Dank der Räder kann das Wägele problemlos den Ort wechseln. Foto: Stefan Jehle

Ein Unternehmer aus Bruchsal hat mobile Unterkünfte entwickelt. Zwei werden bereits getestet, vier weitere sind noch in Arbeit.

Bruchsal - Schutz vor Wind und Wetter oder Diebstahl auf zwei Quadratmetern: Das ist die Idee hinter den Schlafwägele, die der Bruchsaler Unternehmer Matthias Holoch für Obdachlose gebaut hat. Beobachtungen in der Obdachlosenszene in Berlin und in Frankfurt haben ihn veranlasst, den Außenseitern der Gesellschaft mehr Schutz zu bieten. „Schlafwägele“ nennt er die Konstruktion, an der er vor vier Jahren zu arbeiten begonnen hat. Bei Recherchen im Internet stieß er auf Versuche mit derartigen mobilen Behausungen. Auch über das sogenannte Ulmer Nest, einer als Erfrierungsschutz entwickelten Schlafkapsel, die seit Jahresbeginn im Einsatz ist, informierte er sich.

Seit vergangenem Herbst sind in Mainz zwei der von Holoch entwickelten mobilen Behausungen im Einsatz. 70 bis 80 Kilogramm wiegen die aus wetterbeständigem Dreischichtholz gebauten Schlafwägele, der Innenraum ist 70 Zentimeter breit und zwei Meter lang. Wichtig war dem Konstrukteur, dass ein Nutzer in dem Gefährt aufrecht sitzen kann. Unter der Matratze befindet sich ein Fach für persönliche Gegenstände. Das Ganze ist zudem verschließbar und mit Rauchmelder und einem kleinem Feuerlöscher ausgestattet. Durch kleine Lüftungsschlitze kann man nach draußen schauen – und die Luftzufuhr ist gesichert.

Zunächst interessierte sich niemand für die Idee

Nach der Beobachtung des sozial engagierten Unternehmers Holoch würden Obdachlose meist tagsüber schlafen. Nachts hätten sie dagegen Angst vor Übergriffen und versteckten sich, glaubt er.

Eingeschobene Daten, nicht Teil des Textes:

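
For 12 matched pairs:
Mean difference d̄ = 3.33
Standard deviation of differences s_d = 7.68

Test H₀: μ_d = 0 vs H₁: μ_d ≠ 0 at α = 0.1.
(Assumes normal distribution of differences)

Answer: t = 1.5020, fail to reject H₀

Derivation:
df = n - 1 = 11
SE = s_d/√n = 7.68/√12 = 2.2170
t = d̄/SE = 3.33/2.2170 = 1.5020
Critical value: t_{0.05,11} = ±1.796
p-value ≈ 0.1612
Decision: fail to reject H₀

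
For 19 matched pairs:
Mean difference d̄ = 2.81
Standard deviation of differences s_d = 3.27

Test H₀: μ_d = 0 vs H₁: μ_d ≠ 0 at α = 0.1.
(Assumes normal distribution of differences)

Answer: t = 3.7457, reject H₀

Derivation:
df = n - 1 = 18
SE = s_d/√n = 3.27/√19 = 0.7502
t = d̄/SE = 2.81/0.7502 = 3.7457
Critical value: t_{0.05,18} = ±1.734
p-value ≈ 0.0015
Decision: reject H₀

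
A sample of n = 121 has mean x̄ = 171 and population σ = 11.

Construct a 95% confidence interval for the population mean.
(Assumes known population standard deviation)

Confidence level: 95%, α = 0.05
z_0.025 = 1.960
SE = σ/√n = 11/√121 = 1.0000
Margin of error = 1.960 × 1.0000 = 1.9600
CI: x̄ ± margin = 171 ± 1.9600
CI: (169.0400, 172.9600)

Answer: (169.0400, 172.9600)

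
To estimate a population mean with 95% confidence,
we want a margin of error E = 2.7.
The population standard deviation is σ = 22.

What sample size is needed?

Answer: n = 256

Derivation:
z_0.025 = 1.960
n = (z×σ/E)² = (1.960×22/2.7)²
n = 255.0527
Round up: n = 256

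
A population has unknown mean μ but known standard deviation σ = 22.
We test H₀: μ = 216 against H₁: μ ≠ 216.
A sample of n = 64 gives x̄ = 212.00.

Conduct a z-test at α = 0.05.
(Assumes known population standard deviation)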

Eigentlich hatte er sich schon damit abgefunden, dass seine Idee keine Resonanz finden würde. Dann traf er auf einer Studienreise in Israel einen Arzt aus Mainz, und erzählte ihm davon. Der Arzt war angetan und vermittelte den Kontakt zu der Mainzer Initiative „Armut und Gesundheit“, ein deutschlandweit agierender gemeinnütziger Verein, der sich mit Hilfsprojekten für Notleidende einsetzt.

Der Verein sei in erster Linie Anlaufstelle für Menschen ohne Krankenversicherung, erklärt ein Sozialarbeiter. „Schlafen draußen im Freien ist nach wie vor gefährlich“, ergänzt er. Die Behausung aus Bruchsal sieht er dabei „als absolute Notlösung“. Die Mainzer nennen sie daher auch „Not-Schläfwägele“. Die beiden Wägele, die momentan im Einsatz sind, sind jeweils einem Obdachlosen „fest zugeteilt“. Vier weitere werden gerade noch farblich aufgepeppt.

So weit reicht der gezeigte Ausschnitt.